To economise on space, Carol (pack-trip expert) and I fashioned beds out of saddles - the pack tarpaulin as a base, saddle pads for mattresses, numnahs for padding and saddles for pillows. As such, anticipating a cold night out in the open, I savoured the warmth of the fire for as long as possible. I only shuffled away from the flames once - a brief but worthwhile venture to survey the stars from the meadow: the Southern Cross rather than the North Star, an upside-down Orion's Belt and a glittery dusting of unknowns. Otherwise, I huddled close to the coals, first simmering an enormous pot of rice, and then lingering over the embers with 'la bota' (the wineskin). By the time I snuggled into my sleeping bag, I was wearing seven layers, two pairs of trousers, three pairs of socks, a hat, gloves and a scarf. It was cosy!

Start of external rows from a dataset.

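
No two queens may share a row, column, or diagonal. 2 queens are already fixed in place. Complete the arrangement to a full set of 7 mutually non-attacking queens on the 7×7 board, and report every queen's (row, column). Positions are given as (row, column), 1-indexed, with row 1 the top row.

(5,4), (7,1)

(1,3) (2,5) (3,7) (4,2) (5,4) (6,6) (7,1)

Row 1: attacked by (5,4)→{4}; (7,1)→{1,7}. Safe: 2, 3, 5, 6. Place at column 3.
Row 2: attacked by (1,3)→{2,3,4}; (5,4)→{1,4,7}; (7,1)→{1,6}. Safe: 5. Place at column 5.
Row 3: attacked by (1,3)→{1,3,5}; (2,5)→{4,5,6}; (5,4)→{2,4,6}; (7,1)→{1,5}. Safe: 7. Place at column 7.
Row 4: attacked by (1,3)→{3,6}; (2,5)→{3,5,7}; (3,7)→{6,7}; (5,4)→{3,4,5}; (7,1)→{1,4}. Safe: 2. Place at column 2.
Row 6: attacked by (1,3)→{3}; (2,5)→{1,5}; (3,7)→{4,7}; (4,2)→{2,4}; (5,4)→{3,4,5}; (7,1)→{1,2}. Safe: 6. Place at column 6.
Columns [3, 5, 7, 2, 4, 6, 1], r−c [-2, -3, -4, 2, 1, 0, 6], r+c [4, 7, 10, 6, 9, 12, 8] are all distinct, so no two queens attack.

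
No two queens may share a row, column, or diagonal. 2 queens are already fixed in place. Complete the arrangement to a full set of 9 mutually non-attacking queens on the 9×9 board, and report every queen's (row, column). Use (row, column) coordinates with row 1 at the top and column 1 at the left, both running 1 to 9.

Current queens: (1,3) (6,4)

Row 2: attacked by (1,3)→{2,3,4}; (6,4)→{4,8}. Safe: 1, 5, 6, 7, 9. Place at column 6.
Row 3: attacked by (1,3)→{1,3,5}; (2,6)→{5,6,7}; (6,4)→{1,4,7}. Safe: 2, 8, 9. Place at column 9.
Row 4: attacked by (1,3)→{3,6}; (2,6)→{4,6,8}; (3,9)→{8,9}; (6,4)→{2,4,6}. Safe: 1, 5, 7. Place at column 7.
Row 5: attacked by (1,3)→{3,7}; (2,6)→{3,6,9}; (3,9)→{7,9}; (4,7)→{6,7,8}; (6,4)→{3,4,5}. Safe: 1, 2. Place at column 1.
Row 7: attacked by (1,3)→{3,9}; (2,6)→{1,6}; (3,9)→{5,9}; (4,7)→{4,7}; (5,1)→{1,3}; (6,4)→{3,4,5}. Safe: 2, 8. Place at column 2.
Row 8: attacked by (1,3)→{3}; (2,6)→{6}; (3,9)→{4,9}; (4,7)→{3,7}; (5,1)→{1,4}; (6,4)→{2,4,6}; (7,2)→{1,2,3}. Safe: 5, 8. Place at column 5.
Row 9: attacked by (1,3)→{3}; (2,6)→{6}; (3,9)→{3,9}; (4,7)→{2,7}; (5,1)→{1,5}; (6,4)→{1,4,7}; (7,2)→{2,4}; (8,5)→{4,5,6}. Safe: 8. Place at column 8.
Columns [3, 6, 9, 7, 1, 4, 2, 5, 8], r−c [-2, -4, -6, -3, 4, 2, 5, 3, 1], r+c [4, 8, 12, 11, 6, 10, 9, 13, 17] are all distinct, so no two queens attack.

(1,3) (2,6) (3,9) (4,7) (5,1) (6,4) (7,2) (8,5) (9,8)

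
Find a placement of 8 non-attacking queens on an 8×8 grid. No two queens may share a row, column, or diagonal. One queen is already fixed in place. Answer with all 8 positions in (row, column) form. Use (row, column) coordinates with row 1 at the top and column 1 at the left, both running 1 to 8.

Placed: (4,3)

(1,8) (2,4) (3,1) (4,3) (5,6) (6,2) (7,7) (8,5)

Row 1: attacked by (4,3)→{3,6}. Safe: 1, 2, 4, 5, 7, 8. Place at column 8.
Row 2: attacked by (1,8)→{7,8}; (4,3)→{1,3,5}. Safe: 2, 4, 6. Place at column 4.
Row 3: attacked by (1,8)→{6,8}; (2,4)→{3,4,5}; (4,3)→{2,3,4}. Safe: 1, 7. Place at column 1.
Row 5: attacked by (1,8)→{4,8}; (2,4)→{1,4,7}; (3,1)→{1,3}; (4,3)→{2,3,4}. Safe: 5, 6. Place at column 6.
Row 6: attacked by (1,8)→{3,8}; (2,4)→{4,8}; (3,1)→{1,4}; (4,3)→{1,3,5}; (5,6)→{5,6,7}. Safe: 2. Place at column 2.
Row 7: attacked by (1,8)→{2,8}; (2,4)→{4}; (3,1)→{1,5}; (4,3)→{3,6}; (5,6)→{4,6,8}; (6,2)→{1,2,3}. Safe: 7. Place at column 7.
Row 8: attacked by (1,8)→{1,8}; (2,4)→{4}; (3,1)→{1,6}; (4,3)→{3,7}; (5,6)→{3,6}; (6,2)→{2,4}; (7,7)→{6,7,8}. Safe: 5. Place at column 5.
Columns [8, 4, 1, 3, 6, 2, 7, 5], r−c [-7, -2, 2, 1, -1, 4, 0, 3], r+c [9, 6, 4, 7, 11, 8, 14, 13] are all distinct, so no two queens attack.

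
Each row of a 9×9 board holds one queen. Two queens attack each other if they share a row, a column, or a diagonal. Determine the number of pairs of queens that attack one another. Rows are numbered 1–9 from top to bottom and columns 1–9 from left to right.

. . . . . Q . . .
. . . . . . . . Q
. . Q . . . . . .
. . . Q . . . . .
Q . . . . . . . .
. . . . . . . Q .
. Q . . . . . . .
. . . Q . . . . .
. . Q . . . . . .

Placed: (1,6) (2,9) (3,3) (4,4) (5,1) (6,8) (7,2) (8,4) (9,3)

6

Same column: (3,3)–(9,3) (column 3); (4,4)–(8,4) (column 4).
Same diagonal: (3,3)–(4,4) (|3−4| = |3−4| = 1); (3,3)–(5,1) (|3−5| = |3−1| = 2); (5,1)–(8,4) (|5−8| = |1−4| = 3); (8,4)–(9,3) (|8−9| = |4−3| = 1).
Total attacking pairs: 6.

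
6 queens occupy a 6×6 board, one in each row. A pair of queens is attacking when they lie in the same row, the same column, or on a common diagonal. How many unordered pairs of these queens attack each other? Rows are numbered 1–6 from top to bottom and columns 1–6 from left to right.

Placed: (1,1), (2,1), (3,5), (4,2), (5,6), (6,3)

1

Same column: (1,1)–(2,1) (column 1).
Total attacking pairs: 1.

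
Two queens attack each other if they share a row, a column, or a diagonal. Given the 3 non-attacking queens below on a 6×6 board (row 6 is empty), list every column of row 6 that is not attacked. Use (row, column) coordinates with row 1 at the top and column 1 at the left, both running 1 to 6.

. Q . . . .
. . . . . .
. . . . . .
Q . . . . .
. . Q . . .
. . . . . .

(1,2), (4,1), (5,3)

(1,2) attacks row 6 at column 2.
(4,1) attacks row 6 at column 1 and diagonals 3.
(5,3) attacks row 6 at column 3 and diagonals 2, 4.
Attacked columns: {1, 2, 3, 4}. Safe: {5, 6}.

columns 5, 6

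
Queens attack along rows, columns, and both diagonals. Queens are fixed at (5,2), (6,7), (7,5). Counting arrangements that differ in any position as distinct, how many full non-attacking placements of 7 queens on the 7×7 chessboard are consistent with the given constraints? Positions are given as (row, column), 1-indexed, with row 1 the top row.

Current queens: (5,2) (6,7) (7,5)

Branch on row 1: col 1 → 0; col 3 → 1; col 4 → 1.
Sum: 0 + 1 + 1 = 2.

2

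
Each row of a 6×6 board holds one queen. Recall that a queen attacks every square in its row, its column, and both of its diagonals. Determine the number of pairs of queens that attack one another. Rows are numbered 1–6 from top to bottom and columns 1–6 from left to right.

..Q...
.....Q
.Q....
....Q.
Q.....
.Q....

Same column: (3,2)–(6,2) (column 2).
Same diagonal: (2,6)–(6,2) (|2−6| = |6−2| = 4); (5,1)–(6,2) (|5−6| = |1−2| = 1).
Total attacking pairs: 3.

3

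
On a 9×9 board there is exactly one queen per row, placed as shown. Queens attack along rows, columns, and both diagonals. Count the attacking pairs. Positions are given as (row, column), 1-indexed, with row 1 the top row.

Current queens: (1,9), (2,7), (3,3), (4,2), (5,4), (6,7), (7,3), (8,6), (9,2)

7

Same column: (2,7)–(6,7) (column 7); (3,3)–(7,3) (column 3); (4,2)–(9,2) (column 2).
Same diagonal: (1,9)–(7,3) (|1−7| = |9−3| = 6); (2,7)–(5,4) (|2−5| = |7−4| = 3); (3,3)–(4,2) (|3−4| = |3−2| = 1); (4,2)–(8,6) (|4−8| = |2−6| = 4).
Total attacking pairs: 7.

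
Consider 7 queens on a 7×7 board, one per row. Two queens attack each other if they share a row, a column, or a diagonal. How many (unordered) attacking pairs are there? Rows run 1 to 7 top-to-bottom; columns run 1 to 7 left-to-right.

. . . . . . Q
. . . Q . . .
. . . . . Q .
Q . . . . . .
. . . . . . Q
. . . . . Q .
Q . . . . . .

6

Same column: (1,7)–(5,7) (column 7); (3,6)–(6,6) (column 6); (4,1)–(7,1) (column 1).
Same diagonal: (1,7)–(7,1) (|1−7| = |7−1| = 6); (2,4)–(5,7) (|2−5| = |4−7| = 3); (5,7)–(6,6) (|5−6| = |7−6| = 1).
Total attacking pairs: 6.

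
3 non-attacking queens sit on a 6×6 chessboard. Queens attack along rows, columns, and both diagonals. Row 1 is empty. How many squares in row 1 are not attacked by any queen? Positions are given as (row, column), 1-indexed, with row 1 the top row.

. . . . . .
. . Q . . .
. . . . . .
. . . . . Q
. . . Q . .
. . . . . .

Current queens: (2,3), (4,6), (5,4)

2

(2,3) attacks row 1 at column 3 and diagonals 2, 4.
(4,6) attacks row 1 at column 6 and diagonals 3.
(5,4) attacks row 1 at column 4.
Attacked columns: {2, 3, 4, 6}. Safe: {1, 5}.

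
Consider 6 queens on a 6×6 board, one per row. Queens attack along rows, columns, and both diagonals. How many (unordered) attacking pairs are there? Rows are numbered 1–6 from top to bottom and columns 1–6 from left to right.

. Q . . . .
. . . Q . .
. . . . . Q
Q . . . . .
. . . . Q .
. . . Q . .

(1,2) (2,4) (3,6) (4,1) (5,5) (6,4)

Same column: (2,4)–(6,4) (column 4).
Same diagonal: (5,5)–(6,4) (|5−6| = |5−4| = 1).
Total attacking pairs: 2.

2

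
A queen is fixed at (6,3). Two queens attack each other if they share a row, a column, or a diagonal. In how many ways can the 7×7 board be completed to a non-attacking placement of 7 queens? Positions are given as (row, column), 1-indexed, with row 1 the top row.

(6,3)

6

Branch on row 1: col 1 → 0; col 2 → 3; col 4 → 1; col 5 → 0; col 6 → 1; col 7 → 1.
Sum: 0 + 3 + 1 + 0 + 1 + 1 = 6.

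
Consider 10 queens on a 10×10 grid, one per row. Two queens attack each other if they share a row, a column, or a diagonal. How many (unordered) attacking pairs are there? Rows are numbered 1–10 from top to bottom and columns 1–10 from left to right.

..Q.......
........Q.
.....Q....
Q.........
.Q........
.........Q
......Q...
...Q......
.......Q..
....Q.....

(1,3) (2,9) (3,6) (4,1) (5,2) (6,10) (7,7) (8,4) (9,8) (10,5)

1

Same diagonal: (4,1)–(5,2) (|4−5| = |1−2| = 1).
Total attacking pairs: 1.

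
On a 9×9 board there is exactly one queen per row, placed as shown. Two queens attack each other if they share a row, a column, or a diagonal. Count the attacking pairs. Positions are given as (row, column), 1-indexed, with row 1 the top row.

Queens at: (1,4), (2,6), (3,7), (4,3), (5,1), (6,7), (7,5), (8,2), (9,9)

3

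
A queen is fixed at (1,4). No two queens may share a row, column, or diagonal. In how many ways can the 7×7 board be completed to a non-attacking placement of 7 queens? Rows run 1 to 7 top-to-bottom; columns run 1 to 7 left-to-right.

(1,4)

Branch on row 2: col 1 → 2; col 2 → 1; col 6 → 1; col 7 → 2.
Sum: 2 + 1 + 1 + 2 = 6.

6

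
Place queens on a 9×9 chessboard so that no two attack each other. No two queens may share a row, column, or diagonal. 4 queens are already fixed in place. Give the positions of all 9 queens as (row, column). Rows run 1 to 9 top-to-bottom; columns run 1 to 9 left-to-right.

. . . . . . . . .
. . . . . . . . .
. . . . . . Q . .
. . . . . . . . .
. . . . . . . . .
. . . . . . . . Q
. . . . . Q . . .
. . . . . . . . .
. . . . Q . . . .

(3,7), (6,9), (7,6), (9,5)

Row 1: attacked by (3,7)→{5,7,9}; (6,9)→{4,9}; (7,6)→{6}; (9,5)→{5}. Safe: 1, 2, 3, 8. Place at column 2.
Row 2: attacked by (1,2)→{1,2,3}; (3,7)→{6,7,8}; (6,9)→{5,9}; (7,6)→{1,6}; (9,5)→{5}. Safe: 4. Place at column 4.
Row 4: attacked by (1,2)→{2,5}; (2,4)→{2,4,6}; (3,7)→{6,7,8}; (6,9)→{7,9}; (7,6)→{3,6,9}; (9,5)→{5}. Safe: 1. Place at column 1.
Row 5: attacked by (1,2)→{2,6}; (2,4)→{1,4,7}; (3,7)→{5,7,9}; (4,1)→{1,2}; (6,9)→{8,9}; (7,6)→{4,6,8}; (9,5)→{1,5,9}. Safe: 3. Place at column 3.
Row 8: attacked by (1,2)→{2,9}; (2,4)→{4}; (3,7)→{2,7}; (4,1)→{1,5}; (5,3)→{3,6}; (6,9)→{7,9}; (7,6)→{5,6,7}; (9,5)→{4,5,6}. Safe: 8. Place at column 8.
Columns [2, 4, 7, 1, 3, 9, 6, 8, 5], r−c [-1, -2, -4, 3, 2, -3, 1, 0, 4], r+c [3, 6, 10, 5, 8, 15, 13, 16, 14] are all distinct, so no two queens attack.

(1,2) (2,4) (3,7) (4,1) (5,3) (6,9) (7,6) (8,8) (9,5)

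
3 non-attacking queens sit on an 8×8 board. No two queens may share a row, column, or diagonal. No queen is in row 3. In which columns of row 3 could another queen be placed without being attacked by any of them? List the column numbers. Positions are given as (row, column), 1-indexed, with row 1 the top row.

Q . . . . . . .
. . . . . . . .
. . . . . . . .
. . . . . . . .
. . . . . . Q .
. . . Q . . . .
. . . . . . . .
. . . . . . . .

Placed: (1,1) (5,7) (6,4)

(1,1) attacks row 3 at column 1 and diagonals 3.
(5,7) attacks row 3 at column 7 and diagonals 5.
(6,4) attacks row 3 at column 4 and diagonals 1, 7.
Attacked columns: {1, 3, 4, 5, 7}. Safe: {2, 6, 8}.

columns 2, 6, 8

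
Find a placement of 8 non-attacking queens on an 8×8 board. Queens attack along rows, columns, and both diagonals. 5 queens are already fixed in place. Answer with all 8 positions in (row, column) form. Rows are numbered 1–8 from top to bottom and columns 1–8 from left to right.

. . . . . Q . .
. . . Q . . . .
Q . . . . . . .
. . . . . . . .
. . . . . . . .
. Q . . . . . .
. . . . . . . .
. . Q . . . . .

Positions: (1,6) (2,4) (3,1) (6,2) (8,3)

(1,6) (2,4) (3,1) (4,5) (5,8) (6,2) (7,7) (8,3)

Row 4: attacked by (1,6)→{3,6}; (2,4)→{2,4,6}; (3,1)→{1,2}; (6,2)→{2,4}; (8,3)→{3,7}. Safe: 5, 8. Place at column 5.
Row 5: attacked by (1,6)→{2,6}; (2,4)→{1,4,7}; (3,1)→{1,3}; (4,5)→{4,5,6}; (6,2)→{1,2,3}; (8,3)→{3,6}. Safe: 8. Place at column 8.
Row 7: attacked by (1,6)→{6}; (2,4)→{4}; (3,1)→{1,5}; (4,5)→{2,5,8}; (5,8)→{6,8}; (6,2)→{1,2,3}; (8,3)→{2,3,4}. Safe: 7. Place at column 7.
Columns [6, 4, 1, 5, 8, 2, 7, 3], r−c [-5, -2, 2, -1, -3, 4, 0, 5], r+c [7, 6, 4, 9, 13, 8, 14, 11] are all distinct, so no two queens attack.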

When I woke up the following morning, the sun was still low in the sky, a light dusting of frost on the ground, and a can of water was bubbling in the fire (tended by Luca, a Mendozan leather artist also working on the trip). We woke up slowly over cups of sugary tea, rounds of mate and crusts of bread, before starting to pack up. However, just before saddling up, one of the riders announced they had discovered a dead fox in the meadow. To my surprise, Luca's eyes lit up: "En serio...? I'll take the skin!" he said excitedly, darting out of the forest.

A bewildered crowd gathered around him while he inspected the animal: a young male curled up in a ball with no sign of illness. Luca dangled it upside down by its tail looking at it critically, before declaring, "I'll slip the fur off like it's a jumper". Lowering the fox to the ground, he dropped to his knees and snipped a cut in the back foot. Then, to the squirms of onlookers, he started to blow the fox up as if it was a balloon. Mouth to fur, he puffed energetically into the fox's foot, pumping the air through the length of its body with his spare hand and lamenting not having a bicycle pump to hand. At this point, I retreated to the forest and busied myself with saddles, paniers and ropes...

I returned periodically to see the fate of the fox. The first time, Luca was elbow-deep, loosening fur from flesh; the second, it was strung up from a tree, fur half-way over shoulders (as Luca promised, much like a jumper). The third time I ventured over, I almost trod on its four paws, which lay in a pile not far off from where Luca was removing the eyes. I squeaked involuntarily and made an about turn back to the horses. Too gruesome for me!

The rest of the ride passed without major incident. Dropping down into lower ground, we traversed the hills in warm sunshine, barbecued joints of meat under the shade of the trees, and collapsed on the grass next to our horses for a siesta. By the end of the trip, I was engrained with an aromatic mix of dust, smoke and horsey grime, my H&M jeans had two sizeable holes in each buttock, and I felt like I could sleep for 24 hours straight... I can't wait for the next one!

Heading out on the 21 December, this time without the expertise of pack-trip maestro Carol, it will certainly be a very different Christmas.